Glendale Community College slashes popular classes

Glendale Community College will reduce its lifelong learning and parent education programs — which between them boast a century's worth of course offerings — by about 50% next year, officials confirmed this week.

The cuts were long anticipated, generating significant discussion at board of trustees meetings and a community forum, during which students implored administrators to preserve the free classes. They mirror those at other districts up and down the state where similar education programs have been reduced or eliminated entirely.

“We kind of knew this was coming,” said Jan Young, chairwoman of the college's continuing education division, which falls within its non-credit programming. “Obviously, it is pretty sobering times, economically speaking, for higher education. We can't be free and we can't be low-price on everything and still be in business.”

Nevertheless, the news has proven a bitter pill to swallow for affected instructors and their students, many of whom say the classes are an invaluable educational opportunity serving to build community and enrich lives.

“Devastated is exactly what it is,” said Rita Streimer, who has taught quilting through Glendale Community College for more than a decade. She learned last week that the class has been eliminated.

“We are hurt,” she said. “There are so many benefits to it.”

Glendale Community College has administered its lifelong learning program for 40 years and its parent education program for 60 years, Young said. At any given time, there are more than a dozen classes running in each program, serving more than 400 students a semester. All of the classes are free.

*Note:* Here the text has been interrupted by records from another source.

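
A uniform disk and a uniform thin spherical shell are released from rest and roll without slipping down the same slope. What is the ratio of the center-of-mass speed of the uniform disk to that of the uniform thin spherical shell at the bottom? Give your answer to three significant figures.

v_ratio ≈ 1.05

Each satisfies Mgh = ½(1+k)Mv² with k = I/(MR²), so v ∝ 1/√(1+k).
For the uniform disk k = 0.5; for the uniform thin spherical shell k = 2/3.
v₁/v₂ = √((1+k₂)/(1+k₁)) = √(1.667/1.5) ≈ 1.05.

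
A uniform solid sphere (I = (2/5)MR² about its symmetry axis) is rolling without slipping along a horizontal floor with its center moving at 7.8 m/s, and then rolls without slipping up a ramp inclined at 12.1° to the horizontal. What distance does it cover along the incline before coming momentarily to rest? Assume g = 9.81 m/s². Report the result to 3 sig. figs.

d ≈ 20.7 m

The moment of inertia is (2/5)MR², giving k ≡ I/(MR²) = 0.4.
Pure rolling means v = ωR; then KE = ½Mv² + ½I(v/R)² = ½(1+k)Mv² = (7/10)Mv².
Setting this equal to Mgh gives the vertical rise h = (1+k)v₀²/(2g) = 1.4×7.8²/(2×9.81) = 4.341 m.
Along the incline, d = h/sinθ = 4.341/sin12.1° ≈ 20.7 m.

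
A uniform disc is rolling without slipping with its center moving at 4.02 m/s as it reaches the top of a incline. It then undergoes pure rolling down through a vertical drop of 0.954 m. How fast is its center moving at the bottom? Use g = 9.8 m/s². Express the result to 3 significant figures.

v ≈ 5.35 m/s

With I = (1/2)MR², the ratio k = I/(MR²) is 0.5.
Pure rolling means v = ωR; then KE = ½Mv² + ½I(v/R)² = ½(1+k)Mv² = (3/4)Mv².
Conserving energy between top and bottom: (3/4)Mv² = (3/4)Mv₀² + Mgh, hence v² = v₀² + 2gh/(1+k).
v = √(4.02² + 2×9.8×0.954/1.5) = √28.63 ≈ 5.35 m/s.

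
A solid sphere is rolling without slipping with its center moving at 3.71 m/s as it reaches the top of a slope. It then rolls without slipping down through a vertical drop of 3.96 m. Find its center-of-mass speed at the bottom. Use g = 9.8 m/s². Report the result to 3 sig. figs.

With I = (2/5)MR², the ratio k = I/(MR²) is 0.4.
Pure rolling means v = ωR; then KE = ½Mv² + ½I(v/R)² = ½(1+k)Mv² = (7/10)Mv².
Energy conservation: (7/10)Mv₀² + Mgh = (7/10)Mv², so v² = v₀² + 2gh/(1+k).
v = √(3.71² + 2×9.8×3.96/1.4) = √69.2 ≈ 8.32 m/s.

v ≈ 8.32 m/s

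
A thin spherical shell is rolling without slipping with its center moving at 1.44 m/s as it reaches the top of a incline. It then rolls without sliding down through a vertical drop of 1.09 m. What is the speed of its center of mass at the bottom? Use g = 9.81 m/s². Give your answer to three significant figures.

With I = (2/3)MR², the ratio k = I/(MR²) is 2/3.
Rolling without slipping gives ω = v/R, so the total kinetic energy is ½Mv² + ½Iω² = ½(1+k)Mv² = (5/6)Mv².
Energy conservation: (5/6)Mv₀² + Mgh = (5/6)Mv², so v² = v₀² + 2gh/(1+k).
v = √(1.44² + 2×9.81×1.09/1.667) = √14.91 ≈ 3.86 m/s.

v ≈ 3.86 m/s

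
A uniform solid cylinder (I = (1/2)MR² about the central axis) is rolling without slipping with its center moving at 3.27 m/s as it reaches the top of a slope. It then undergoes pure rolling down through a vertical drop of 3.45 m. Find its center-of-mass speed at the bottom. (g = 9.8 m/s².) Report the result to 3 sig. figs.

v ≈ 7.47 m/s

Here I = (1/2)MR², so the shape factor k = I/(MR²) = 0.5.
Pure rolling means v = ωR; then KE = ½Mv² + ½I(v/R)² = ½(1+k)Mv² = (3/4)Mv².
Energy conservation: (3/4)Mv₀² + Mgh = (3/4)Mv², so v² = v₀² + 2gh/(1+k).
v = √(3.27² + 2×9.8×3.45/1.5) = √55.77 ≈ 7.47 m/s.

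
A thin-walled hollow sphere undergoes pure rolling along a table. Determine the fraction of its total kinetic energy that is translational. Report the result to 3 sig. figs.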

The planned reductions will save the college about $67,000, said Ron Nakasone, vice president of administrative services.

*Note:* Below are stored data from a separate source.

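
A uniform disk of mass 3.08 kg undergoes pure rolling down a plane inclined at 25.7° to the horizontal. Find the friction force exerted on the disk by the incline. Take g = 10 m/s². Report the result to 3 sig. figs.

f ≈ 4.45 N

For this body I = (1/2)MR², i.e. k = I/(MR²) = 0.5.
Translational: Mg sinθ − f = Ma. Rotational about the CM: fR = Iα = kMRa, so f = kMa.
Combining, a = g sinθ/(1+k) and f = kMa = kMg sinθ/(1+k).
f = 0.5 × 3.08 × 10 × sin25.7° / 1.5 ≈ 4.45 N.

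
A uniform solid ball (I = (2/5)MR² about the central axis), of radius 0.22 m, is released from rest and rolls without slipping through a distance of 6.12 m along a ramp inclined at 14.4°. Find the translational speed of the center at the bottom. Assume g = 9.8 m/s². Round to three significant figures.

For this body I = (2/5)MR², i.e. k = I/(MR²) = 0.4.
Rolling without slipping gives ω = v/R, so the total kinetic energy is ½Mv² + ½Iω² = ½(1+k)Mv² = (7/10)Mv².
The vertical drop is h = L sinθ = 6.12 × sin14.4° = 1.522 m.
Setting Mgh = (7/10)Mv² gives v = √(2gh/(1+k)) = √(2·9.8·1.522/1.4) ≈ 4.62 m/s.

v ≈ 4.62 m/s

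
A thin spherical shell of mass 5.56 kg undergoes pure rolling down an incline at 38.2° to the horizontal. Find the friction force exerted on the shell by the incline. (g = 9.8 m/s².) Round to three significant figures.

Here I = (2/3)MR², so the shape factor k = I/(MR²) = 2/3.
Newton's second law down the slope: Mg sinθ − f = Ma. The torque equation fR = Iα (with α = a/R) gives f = kMa.
Combining, a = g sinθ/(1+k) and f = kMa = kMg sinθ/(1+k).
f = (2/3) × 5.56 × 9.8 × sin38.2° / 1.667 ≈ 13.5 N.

f ≈ 13.5 N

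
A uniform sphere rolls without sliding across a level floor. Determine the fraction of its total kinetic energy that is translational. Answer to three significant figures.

For this body I = (2/5)MR², i.e. k = I/(MR²) = 0.4.
Since ω = v/R, the translational part is ½Mv² and the rotational part is ½I(v/R)² = ½kMv²; the total is ½(1+k)Mv².
The translational fraction is therefore 1/(1+k) = 1/1.4 ≈ 0.714.

fraction ≈ 0.714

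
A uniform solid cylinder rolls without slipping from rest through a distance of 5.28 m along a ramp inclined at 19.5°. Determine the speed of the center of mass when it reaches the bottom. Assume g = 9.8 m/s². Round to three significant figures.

For this body I = (1/2)MR², i.e. k = I/(MR²) = 0.5.
The rolling condition ω = v/R makes the rotational term ½I(v/R)² = ½kMv², so KE_total = ½(1+k)Mv² = (3/4)Mv².
The vertical drop is h = L sinθ = 5.28 × sin19.5° = 1.763 m.
Setting Mgh = (3/4)Mv² gives v = √(2gh/(1+k)) = √(2·9.8·1.763/1.5) ≈ 4.80 m/s.

v ≈ 4.80 m/s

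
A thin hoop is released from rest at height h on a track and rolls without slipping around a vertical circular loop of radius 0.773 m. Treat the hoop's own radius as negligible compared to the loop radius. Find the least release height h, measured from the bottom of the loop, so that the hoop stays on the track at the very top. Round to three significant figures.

Here I = MR², so the shape factor k = I/(MR²) = 1.
At the top, contact is just lost when gravity alone supplies the centripetal force: Mg = Mv_top²/r, i.e. v_top² = gr.
With ω = v/R, the kinetic energy at speed v is ½(1+k)Mv² = Mv².
Energy conservation from release (height h) to the top (height 2r): Mgh = Mg(2r) + M·gr.
Thus h_min = 2r + (1+k)r/2 = r(2 + 2/2) = 0.773 × 3 ≈ 2.32 m.

h_min ≈ 2.32 m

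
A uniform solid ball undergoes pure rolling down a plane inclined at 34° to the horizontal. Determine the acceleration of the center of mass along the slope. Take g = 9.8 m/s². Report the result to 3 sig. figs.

a ≈ 3.91 m/s²

For this body I = (2/5)MR², i.e. k = I/(MR²) = 0.4.
Translational: Mg sinθ − f = Ma. Rotational about the CM: fR = Iα = kMRa, so f = kMa.
Eliminating f: Mg sinθ = (1+k)Ma, so a = g sinθ/(1+k) = 9.8 × sin34° / 1.4 ≈ 3.91 m/s².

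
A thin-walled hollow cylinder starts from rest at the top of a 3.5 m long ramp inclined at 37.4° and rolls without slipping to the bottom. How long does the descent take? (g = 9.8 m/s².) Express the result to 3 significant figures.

t ≈ 1.53 s

Here I = MR², so the shape factor k = I/(MR²) = 1.
Newton's second law down the slope: Mg sinθ − f = Ma. The torque equation fR = Iα (with α = a/R) gives f = kMa.
Hence a = g sinθ/(1+k) = 9.8×sin37.4°/2 = 2.976 m/s².
Starting from rest, L = ½at², so t = √(2L/a) = √(2×3.5/2.976) ≈ 1.53 s.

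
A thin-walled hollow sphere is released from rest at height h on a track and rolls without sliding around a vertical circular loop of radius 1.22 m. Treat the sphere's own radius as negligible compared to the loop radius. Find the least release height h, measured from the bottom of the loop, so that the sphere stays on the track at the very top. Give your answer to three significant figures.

h_min ≈ 3.46 m

The moment of inertia is (2/3)MR², giving k ≡ I/(MR²) = 2/3.
At the top, contact is just lost when gravity alone supplies the centripetal force: Mg = Mv_top²/r, i.e. v_top² = gr.
With ω = v/R, the kinetic energy at speed v is ½(1+k)Mv² = (5/6)Mv².
Energy conservation from release (height h) to the top (height 2r): Mgh = Mg(2r) + (5/6)M·gr.
Thus h_min = 2r + (1+k)r/2 = r(2 + 1.667/2) = 1.22 × 2.833 ≈ 3.46 m.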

The college, which has seen its annual budget shrink dramatically over the last three years, faces an additional $4.1-million state funding cut if the November tax initiative fails.

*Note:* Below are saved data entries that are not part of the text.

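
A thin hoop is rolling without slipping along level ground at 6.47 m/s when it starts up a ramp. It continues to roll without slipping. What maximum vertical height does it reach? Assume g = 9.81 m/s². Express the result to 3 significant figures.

h ≈ 4.27 m

The moment of inertia is MR², giving k ≡ I/(MR²) = 1.
Rolling without slipping gives ω = v/R, so the total kinetic energy is ½Mv² + ½Iω² = ½(1+k)Mv² = Mv².
At the top the kinetic energy is zero, so Mv₀² = Mgh.
Thus h = (1+k)v₀²/(2g) = 2 × 6.47² / (2 × 9.81) ≈ 4.27 m.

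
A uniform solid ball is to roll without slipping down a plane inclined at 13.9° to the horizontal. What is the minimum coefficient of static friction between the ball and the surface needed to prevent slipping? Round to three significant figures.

μ_min ≈ 0.0707

Here I = (2/5)MR², so the shape factor k = I/(MR²) = 0.4.
Translational: Mg sinθ − f = Ma. Rotational about the CM: fR = Iα = kMRa, so f = kMa.
These give a = g sinθ/(1+k) and the required friction f = kMg sinθ/(1+k).
The normal force is N = Mg cosθ, so μ_min = f/N = k tanθ/(1+k).
μ_min = 0.4 × tan13.9° / 1.4 ≈ 0.0707.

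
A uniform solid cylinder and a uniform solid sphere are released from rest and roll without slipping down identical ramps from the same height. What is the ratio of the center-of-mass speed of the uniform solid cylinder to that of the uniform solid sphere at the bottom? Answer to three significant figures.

v_ratio ≈ 0.966

Each satisfies Mgh = ½(1+k)Mv² with k = I/(MR²), so v ∝ 1/√(1+k).
For the uniform solid cylinder k = 0.5; for the uniform solid sphere k = 0.4.
v₁/v₂ = √((1+k₂)/(1+k₁)) = √(1.4/1.5) ≈ 0.966.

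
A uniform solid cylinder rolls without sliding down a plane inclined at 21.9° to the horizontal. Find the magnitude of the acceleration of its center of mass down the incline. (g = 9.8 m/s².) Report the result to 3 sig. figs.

Here I = (1/2)MR², so the shape factor k = I/(MR²) = 0.5.
Newton's second law down the slope: Mg sinθ − f = Ma. The torque equation fR = Iα (with α = a/R) gives f = kMa.
Eliminating f: Mg sinθ = (1+k)Ma, so a = g sinθ/(1+k) = 9.8 × sin21.9° / 1.5 ≈ 2.44 m/s².

a ≈ 2.44 m/s²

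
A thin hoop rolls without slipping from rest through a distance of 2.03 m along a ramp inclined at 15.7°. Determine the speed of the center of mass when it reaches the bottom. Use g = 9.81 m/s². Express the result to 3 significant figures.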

In addition to quilting, the lifelong learning classes slated for elimination include sketching, painting and water colors, Young said. Those to be preserved include computer classes, memoir writing, art history and current affairs, among others.

Where appropriate, the eliminated classes will be referred to the college's fee-based community education program, thus enabling students to continue taking them — for a price, Young said.

That is little consolation to students, some of whom said they have made use of the free classes for years. Helene Powers said she has taken classes at Glendale Community College since the 1950s and that Streimer's, taught most recently at the Sparr Heights Community Center, is her favorite.

“We have had members of the class who come in wheelchairs,” Powers said. “We have young women with babies and elderly women who have told me that quilting is their only social outlet.”

Budget realities have forced community college administrators to draft a list of priorities, including transferring students to four-year institutions, delivering basic skills instruction and facilitating career and technical education, Young said. That leaves non-credit programs, such as lifelong learning and parent education, at the bottom of the list.

“I was pleased that we got 50%, given what we have seen around the state,” said Young, adding that she was worried the classes might be scratched entirely.